Tetapi baik juga sama-sama kita ingat bahwa kalangan atau golongan yang dirugikan kepentingannya oleh Suharto dengan Orde Barunya sangatlah luas dan banyak sekali, dan bukan hanya orang-orang dari golongan kiri atau pendukung Bung Karno saja. Juga orang-orang dari kalangan Islam banyak sekali yang telah menjadi korban kerakusan Suharto yang ia praktekkan lewat KKN, dan berbagai pelanggaran HAM. Kalau kita lihat dengan cermat, maka nyatalah bahwa  orang-orang  yang miskin, atau yang menganggur, atau yang hidup sengsara akibat berbagai politik Suharto sebagian terbesar adalah  justru dari kalangan Islam.

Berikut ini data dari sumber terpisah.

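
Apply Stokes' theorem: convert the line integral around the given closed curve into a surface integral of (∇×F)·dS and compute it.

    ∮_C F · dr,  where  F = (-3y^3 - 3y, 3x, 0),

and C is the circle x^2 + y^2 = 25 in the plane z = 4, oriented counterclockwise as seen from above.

Let S be the flat disk x^2 + y^2 ≤ 25 in the plane z = 4, with upward unit normal n̂ = ẑ. By Stokes' theorem,

    ∮_C F · dr = ∬_S (∇ × F) · n̂ dS = ∬_D (curl F)_z dA,

where D is the disk x^2 + y^2 ≤ 25.

Compute the curl of F = (-3y^3 - 3y, 3x, 0):
    (∇ × F)_x = ∂F_z/∂y - ∂F_y/∂z = 0,
    (∇ × F)_y = ∂F_x/∂z - ∂F_z/∂x = 0,
    (∇ × F)_z = ∂F_y/∂x - ∂F_x/∂y = 9y^2 + 6.

On z = 4, (curl F)_z = 9y^2 + 6.

Convert to polar (x = r cos θ, y = r sin θ, dA = r dr dθ); the integrand becomes 9r^2sin(θ)^2 + 6, so

    ∬_D (curl F)_z dA = ∫_0^{2π} ∫_0^{5} (9r^2sin(θ)^2 + 6) · r dr dθ.

Inner (r from 0 to 5): 5625sin(θ)^2/4 + 75.
Outer (θ from 0 to 2π): 6225π/4.

Therefore ∮_C F · dr = 6225π/4.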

Dosa-dosa besar Suharto akibat banyak kejahatannya di bidang korupsi dan pelanggaran HAM menunjukkan dengan jelas bahwa Suharto adalah orang yang tidak pantas dihormati dan tidak pantas dibela sama sekali. Dan, kiranya,  baiklah agaknya kita sama-sama renungkan yang berikut ini :  pada hakekatnya, adalah juga merupakan kejahatan  kalau membela haya satu orang yang begitu besar dosa dan kejahatannya, tetapi  tidak membela kepentingan ratusan juta rakyat kita.